Mahina não era boba, sabia que aquele caso tinha uma importância pessoal para ele. Seu obsessivo interesse no ocorrido primeiro chamou-lhe a atenção, sua insistência em manter tudo oculto de Kin e de Shiori, então, foi o que pôs uma pulga atrás da orelha dela. Estava curiosa. Kenichi, talvez porque fosse antissocial demais, porque não se importava, não se tocou. Apenas fez o que Arashi lhe pediu para fazer, afinal, ele agora era o primeiro ministro do Reino de Órion. Mesmo sendo seu grande rival, o retalhador contra o qual mais almejava lutar.

 Como um sinal de que vieram de um longo dia de trabalho, a dupla usava o uniforme da equipe de elite: camiseta branca com o logo de Áries nas mangas, saia preta e botas com salto para as meninas, calça preta e botas rasteiras para os rapazes. Arashi não se parecia nem um pouco com o líder da maior potência da Terra. Pálido, ligeiramente emagrecido, vestia-se com um casaco azul escuro de capuz, uma calça cinza clara de moletom e andava com os pés descalços. 

— O menino está vivo. — Kenichi revelou, sem cerimônias. Mahina, a direita do ruivo no sofá, examinava a feição de Arashi. — Essa é a nossa certeza, no momento. 

— Por que pôs nós dois no caso, ao invés de investigadores de verdade? — A retalhadora, até então quieta, se pronunciou.

— Não tem importância. — Arashi desconversou. — Mantenham sigilo sobre isso e continuem investigando, depois da minha cirurgia eu cuidarei de tudo.

Kenichi deu uma risada e, em tom de sermão, o confrontou:

— Depois da... cirurgia? Então você vai desistir assim dos seus poderes?

— Kenichi! — Mahina exclamou.

— Não me vem com essa! — O ruivo replicou, olhando-os um tanto incrédulo. De pé, continuou sua bronca: — Não pensou que pode existir um outro jeito? Vai abrir mão de tudo o que conquistou?!

 Cansado, estressado, Arashi o olhou nos olhos e foi curto e grosso na resposta:

— Não que seja da sua conta, mas não há outro jeito.

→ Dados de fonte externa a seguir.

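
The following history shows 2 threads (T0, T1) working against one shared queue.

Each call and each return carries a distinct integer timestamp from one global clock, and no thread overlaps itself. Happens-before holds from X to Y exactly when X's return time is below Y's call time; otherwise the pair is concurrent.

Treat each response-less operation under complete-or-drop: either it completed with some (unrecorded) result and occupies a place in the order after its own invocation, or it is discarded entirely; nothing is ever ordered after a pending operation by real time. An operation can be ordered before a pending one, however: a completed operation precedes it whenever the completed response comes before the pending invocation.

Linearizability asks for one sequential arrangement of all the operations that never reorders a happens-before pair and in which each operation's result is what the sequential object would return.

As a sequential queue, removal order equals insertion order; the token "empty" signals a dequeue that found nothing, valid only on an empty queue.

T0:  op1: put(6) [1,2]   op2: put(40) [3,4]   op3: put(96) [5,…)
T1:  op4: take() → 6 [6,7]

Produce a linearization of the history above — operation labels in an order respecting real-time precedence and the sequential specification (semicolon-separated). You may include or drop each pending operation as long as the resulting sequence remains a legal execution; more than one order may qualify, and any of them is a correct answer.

1. op1 put(6), leaving queue <6>
2. op2 put(40), leaving queue <6,40>
3. op3 put(96) (pending, included), leaving queue <6,40,96>
4. op4 take() → 6, leaving queue <40,96>

op1; op2; op3; op4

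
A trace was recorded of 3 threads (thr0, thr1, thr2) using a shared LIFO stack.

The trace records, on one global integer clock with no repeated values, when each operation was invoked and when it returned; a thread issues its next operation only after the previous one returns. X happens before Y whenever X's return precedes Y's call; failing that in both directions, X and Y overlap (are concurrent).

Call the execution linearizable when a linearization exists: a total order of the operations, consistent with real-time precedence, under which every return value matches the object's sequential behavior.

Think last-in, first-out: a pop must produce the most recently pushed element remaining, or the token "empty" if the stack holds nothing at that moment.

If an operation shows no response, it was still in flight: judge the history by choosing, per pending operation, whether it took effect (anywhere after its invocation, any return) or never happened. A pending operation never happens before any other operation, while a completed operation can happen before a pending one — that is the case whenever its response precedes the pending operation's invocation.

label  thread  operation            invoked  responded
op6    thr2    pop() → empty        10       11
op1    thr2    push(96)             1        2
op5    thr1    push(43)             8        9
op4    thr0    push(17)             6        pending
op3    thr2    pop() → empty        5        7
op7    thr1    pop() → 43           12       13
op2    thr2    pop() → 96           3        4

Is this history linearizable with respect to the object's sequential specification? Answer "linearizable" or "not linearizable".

prefix check: 1..10 passes, 1..11 fails once op6's time-11 response joins
the sole real-time-consistent order of 5 completed operations fails the LIFO stack replay
no escape via the 1 pending operation (op4): every completion choice fails
sample order op1, op2, op3, op5, op6 (pending dropped) stalls at step 5 — op6 pop() → empty has no legal effect

not linearizable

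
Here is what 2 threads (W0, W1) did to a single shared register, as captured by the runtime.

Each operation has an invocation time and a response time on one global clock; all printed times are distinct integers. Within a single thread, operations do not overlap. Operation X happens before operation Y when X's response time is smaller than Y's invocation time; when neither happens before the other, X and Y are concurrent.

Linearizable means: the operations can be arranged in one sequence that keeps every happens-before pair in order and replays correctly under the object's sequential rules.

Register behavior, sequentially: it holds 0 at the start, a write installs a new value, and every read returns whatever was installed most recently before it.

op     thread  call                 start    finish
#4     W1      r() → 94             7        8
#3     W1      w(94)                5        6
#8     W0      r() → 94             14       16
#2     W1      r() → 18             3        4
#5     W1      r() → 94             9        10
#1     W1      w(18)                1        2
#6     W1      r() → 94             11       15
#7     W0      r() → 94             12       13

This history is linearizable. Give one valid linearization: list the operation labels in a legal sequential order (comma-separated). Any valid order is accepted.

step 1: #1 w(18) — value 18
step 2: #2 r() → 18 — value 18
step 3: #3 w(94) — value 94
step 4: #4 r() → 94 — value 94
step 5: #5 r() → 94 — value 94
step 6: #6 r() → 94 — value 94
step 7: #7 r() → 94 — value 94
step 8: #8 r() → 94 — value 94

#1, #2, #3, #4, #5, #6, #7, #8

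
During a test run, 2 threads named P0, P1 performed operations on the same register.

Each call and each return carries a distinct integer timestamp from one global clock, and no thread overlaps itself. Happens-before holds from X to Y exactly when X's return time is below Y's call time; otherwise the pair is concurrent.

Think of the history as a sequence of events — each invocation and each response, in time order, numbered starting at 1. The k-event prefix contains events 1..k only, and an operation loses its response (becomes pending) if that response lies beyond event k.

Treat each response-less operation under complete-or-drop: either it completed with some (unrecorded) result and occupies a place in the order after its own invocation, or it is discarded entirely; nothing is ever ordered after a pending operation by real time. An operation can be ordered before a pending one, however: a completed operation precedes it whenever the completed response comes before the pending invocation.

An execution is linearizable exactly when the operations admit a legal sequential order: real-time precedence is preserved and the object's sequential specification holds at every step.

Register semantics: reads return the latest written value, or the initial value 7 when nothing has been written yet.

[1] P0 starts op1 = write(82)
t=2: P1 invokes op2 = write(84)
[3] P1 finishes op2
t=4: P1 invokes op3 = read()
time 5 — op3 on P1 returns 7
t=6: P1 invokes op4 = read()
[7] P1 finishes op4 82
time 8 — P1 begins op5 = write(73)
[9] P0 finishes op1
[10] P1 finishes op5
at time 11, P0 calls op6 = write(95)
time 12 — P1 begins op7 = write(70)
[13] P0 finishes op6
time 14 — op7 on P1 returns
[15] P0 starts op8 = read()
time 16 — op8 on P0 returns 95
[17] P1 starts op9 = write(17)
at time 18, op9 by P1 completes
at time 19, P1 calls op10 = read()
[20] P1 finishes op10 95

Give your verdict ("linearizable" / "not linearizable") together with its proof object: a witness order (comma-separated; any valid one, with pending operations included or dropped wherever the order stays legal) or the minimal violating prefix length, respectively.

events 1..4 are fine; event 5 — the response of op3 at time 5 — makes the prefix non-linearizable
the sole real-time-consistent order of 2 completed operations fails the register replay
completion choices over the 1 pending operation (op1) were checked; none helps
e.g. op2, op3 (pending dropped): illegal at step 2, since op3 read() → 7 cannot apply there

not linearizable — minimal violating prefix: 5 events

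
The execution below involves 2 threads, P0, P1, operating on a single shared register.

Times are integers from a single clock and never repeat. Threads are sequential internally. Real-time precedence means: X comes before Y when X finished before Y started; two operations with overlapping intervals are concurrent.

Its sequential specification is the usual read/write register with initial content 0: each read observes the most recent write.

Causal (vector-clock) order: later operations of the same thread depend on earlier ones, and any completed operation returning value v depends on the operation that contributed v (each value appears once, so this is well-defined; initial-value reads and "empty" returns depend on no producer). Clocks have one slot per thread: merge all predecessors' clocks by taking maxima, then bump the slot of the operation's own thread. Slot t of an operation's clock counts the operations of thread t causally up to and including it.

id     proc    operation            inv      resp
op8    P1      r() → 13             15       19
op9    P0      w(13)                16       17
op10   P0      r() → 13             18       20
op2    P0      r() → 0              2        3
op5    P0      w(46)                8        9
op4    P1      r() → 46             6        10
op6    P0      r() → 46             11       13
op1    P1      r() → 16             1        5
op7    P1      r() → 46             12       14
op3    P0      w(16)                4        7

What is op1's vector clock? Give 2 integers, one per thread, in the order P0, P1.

(2, 1)

no predecessors for op2 (invoked 2): P0 increments from zero → (1, 0)
op3 (invocation 4): componentwise max over VC(op2)=(1, 0), +1 at P0, giving (2, 0)
op1 (invocation 1): componentwise max over VC(op3)=(2, 0), +1 at P1, giving (2, 1)
op5 (invocation 8): componentwise max over VC(op3)=(2, 0), +1 at P0, giving (3, 0)
op6 (invocation 11): componentwise max over VC(op5)=(3, 0), +1 at P0, giving (4, 0)
op4 (invocation 6): componentwise max over VC(op1)=(2, 1), VC(op5)=(3, 0), +1 at P1, giving (3, 2)
op9 (invocation 16): componentwise max over VC(op6)=(4, 0), +1 at P0, giving (5, 0)
op7 (invocation 12): componentwise max over VC(op4)=(3, 2), VC(op5)=(3, 0), +1 at P1, giving (3, 3)
op10 (invocation 18): componentwise max over VC(op9)=(5, 0), +1 at P0, giving (6, 0)
op8 (invocation 15): componentwise max over VC(op7)=(3, 3), VC(op9)=(5, 0), +1 at P1, giving (5, 4)
target: VC(op1) = (2, 1)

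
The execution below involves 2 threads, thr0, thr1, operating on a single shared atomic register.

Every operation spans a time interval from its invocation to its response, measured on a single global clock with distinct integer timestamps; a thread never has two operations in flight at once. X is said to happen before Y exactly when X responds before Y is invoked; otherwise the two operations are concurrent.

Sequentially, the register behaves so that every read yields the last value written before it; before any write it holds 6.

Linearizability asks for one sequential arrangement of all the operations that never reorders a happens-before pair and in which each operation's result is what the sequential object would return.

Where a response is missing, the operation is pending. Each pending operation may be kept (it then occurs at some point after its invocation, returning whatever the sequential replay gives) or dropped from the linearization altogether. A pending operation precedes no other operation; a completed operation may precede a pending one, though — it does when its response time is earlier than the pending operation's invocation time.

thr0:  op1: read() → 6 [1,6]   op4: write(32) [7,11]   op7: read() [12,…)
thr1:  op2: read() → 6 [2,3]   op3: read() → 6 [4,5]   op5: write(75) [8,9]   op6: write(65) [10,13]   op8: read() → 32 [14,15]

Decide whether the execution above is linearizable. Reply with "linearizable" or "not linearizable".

linearizable

witness order: op1, op2, op3, op5, op6, op4, op7, op8
step 1: op1 read() → 6 — value 6
step 2: op2 read() → 6 — value 6
step 3: op3 read() → 6 — value 6
step 4: op5 write(75) — value 75
step 5: op6 write(65) — value 65
step 6: op4 write(32) — value 32
step 7: op7 read() (pending, included) — value 32
step 8: op8 read() → 32 — value 32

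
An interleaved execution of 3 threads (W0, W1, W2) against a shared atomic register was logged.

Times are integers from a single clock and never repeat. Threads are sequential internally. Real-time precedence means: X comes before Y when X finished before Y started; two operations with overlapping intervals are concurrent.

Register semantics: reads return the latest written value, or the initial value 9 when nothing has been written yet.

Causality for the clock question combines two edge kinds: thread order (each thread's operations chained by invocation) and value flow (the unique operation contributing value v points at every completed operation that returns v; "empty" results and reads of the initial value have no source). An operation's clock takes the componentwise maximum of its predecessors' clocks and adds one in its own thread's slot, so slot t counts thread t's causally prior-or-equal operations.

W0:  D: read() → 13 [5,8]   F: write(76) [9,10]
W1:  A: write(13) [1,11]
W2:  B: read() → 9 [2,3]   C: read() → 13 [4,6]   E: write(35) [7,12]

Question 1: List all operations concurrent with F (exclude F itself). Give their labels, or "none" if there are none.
A, E

overlap test against F [9,10]: concurrent iff the interval meets 9..10
A [1,11]: concurrent
B [2,3]: before
C [4,6]: before
D [5,8]: before
E [7,12]: concurrent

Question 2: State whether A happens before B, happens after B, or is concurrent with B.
concurrent

A spans [1,11], B spans [2,3]
the intervals overlap in both directions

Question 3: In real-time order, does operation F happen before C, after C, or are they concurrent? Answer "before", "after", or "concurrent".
after

F spans [9,10], C spans [4,6]
resp(C)=6 < inv(F)=9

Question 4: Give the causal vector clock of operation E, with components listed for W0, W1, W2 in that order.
(0, 1, 3)

B, invoked 2, has no incoming edges; only W2's bump applies → (0, 0, 1)
A, invoked 1, has no incoming edges; only W1's bump applies → (0, 1, 0)
invoked at 5, D merges VC(A)=(0, 1, 0) and bumps W0's slot → (1, 1, 0)
invoked at 4, C merges VC(A)=(0, 1, 0), VC(B)=(0, 0, 1) and bumps W2's slot → (0, 1, 2)
invoked at 9, F merges VC(D)=(1, 1, 0) and bumps W0's slot → (2, 1, 0)
invoked at 7, E merges VC(C)=(0, 1, 2) and bumps W2's slot → (0, 1, 3)
target: VC(E) = (0, 1, 3)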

Farei a cirurgia em dois dias e continuarei trabalhando com a Kin como primeiro ministro do Reino de Órion, ajudando na parte administrativa, na burocrática e na diplomática. 

Kenichi deu-lhe as costas, pegou seu montante, dirigiu-se até a saída e disse:

— Retalhador nenhum vai respeitar um líder fraco que desiste de si mesmo. 

— Kenichi! — Mahina se levantou e gritou com ele, que saiu e bateu a porta. Voltando-se para Arashi, lamentou pelo que seu parceiro disse: — Me desculpe por ele, acho que... — Parou e pensou no que dizer em sua defesa. Sem nenhuma ideia, repetiu: — Só me desculpe por ele!

— Tudo bem. — Arashi tentou convencê-la de que não se importou com o que ouviu. — Eu acho que sei o motivo dessa reação. Ele não esqueceu a derrota que sofreu pelas minhas mãos quando nos conhecemos e desde esse dia vem treinando exaustivamente pra me superar e voltar a me enfrentar. Agora que sabe que vou perder meus poderes, ele percebe que nunca mais vamos lutar de novo e sente que seus esforços foram vãos. Me desculpe pela forma que eu respondi, eu devia ter sido mais razoável...

— Que isso, você estava no seu direito, o grosseiro foi ele! — Mahina ficou do seu lado. — Vou lá garantir que ele não vai caçar briga por aí. 

Antes de ela sair, Arashi pediu novamente:

— Por favor mantenha sigilo sobre o que conversamos aqui. 

Sem esconder quão curiosa ficou com aquela vigésima vez que ele pedia sigilo só naquela noite, Mahina concordou pela vigésima vez e se foi. Se conhecia bem seu parceiro de equipe, ele estava em apuros agora, porque toda vez que saía de cabeça quente, ele arrumava uma briga e quase ia preso. Precisava encontrá-lo antes que ele batesse até nos guardas.